Looks too much like a dremel rotary tool, which I do own and use with my dog.


----------



## Jennih40 (Nov 11, 2007)

Oh Yes, the Peticure! My hubby just HAD to order me one, bless his heart. The thing that caught his attention was its ability to catch the toenail dust which he has "issues" with when he's holding my guys for me to do nails. Anyway, it works great on my big guy (boxer mix) who just lays there and lets me dremel like crazy. But with the Curly-Coated Retriever who tends to jerk her leg with some uncontrollable reflex every time I get the dremel in place, its worthless.
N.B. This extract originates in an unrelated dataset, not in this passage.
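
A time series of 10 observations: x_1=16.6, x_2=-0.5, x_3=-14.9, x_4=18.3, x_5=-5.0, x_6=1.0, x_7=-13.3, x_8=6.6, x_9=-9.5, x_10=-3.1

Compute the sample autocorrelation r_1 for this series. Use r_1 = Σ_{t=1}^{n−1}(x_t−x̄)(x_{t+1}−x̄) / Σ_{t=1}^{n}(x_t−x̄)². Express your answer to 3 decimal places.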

I can't get the toenail in the little hole, much less dremel it. She's a much better candidate for the regular dremel which I also have.


----------



## Guest (Aug 25, 2008)

Thanks I was at my feed store he had the oster nail grinder for 29.95 so I bought it


----------



## Cedarswamp (Apr 29, 2008)

I also use a Dremmel. Some groomers have been using them for years. I like using it b/c it leaves the nail smooth where it doesn't scratch with every little touch. It will take patience and another person to help hold the dog is always a plus. Take your time and don't start raising your voice. I started doing a 6 and a 9 year old in the last year. I can now do both without assistance. 

Alison


----------



## Thomas D (Jan 27, 2003)

What disc/stone do you use on the Dremmel?


----------



## jcasey (Mar 17, 2005)

I use the sanding band. I am not sure what grit.

http://www.dremel.com/en-us/AttachmentsAndAccessories/Pages/AttachmentsDetail.aspx?pid=438


----------



## Jennih40 (Nov 11, 2007)

To answer the question about what disc or stone, I use the 120 grit for heavy grinding and, if needed, the 60 grit to smooth them up.


----------



## Steve Hester (Apr 14, 2005)

Jennih40 said:


> To answer the question about what disc or stone, I use the 120 grit for heavy grinding and, if needed, the 60 grit to smooth them up.


I think you have your grits backwards there. The lower the grit number, the more coarse it is. The higher the number, the more fine the grit is.


----------



## jeff t. (Jul 24, 2003)

jcasey said:


> I use the sanding band. I am not sure what grit.
> 
> http://www.dremel.com/en-us/AttachmentsAndAccessories/Pages/AttachmentsDetail.aspx?pid=438


I use the coarse sanding band. I've tried other grits and find that the coarse band does the best job of removing nail material without building up excessive (and painful) heat on the dog's nail.


----------



## Jennih40 (Nov 11, 2007)

OOPS! My mistake, I must have confused my "grits"!  LOL

Does anyone have problems with their rechargeable battery operated dremel holding a charge? I'm on my second one of these in 4 years and I've about decided the good ole electric corded kind may last longer and give more continuous power.


----------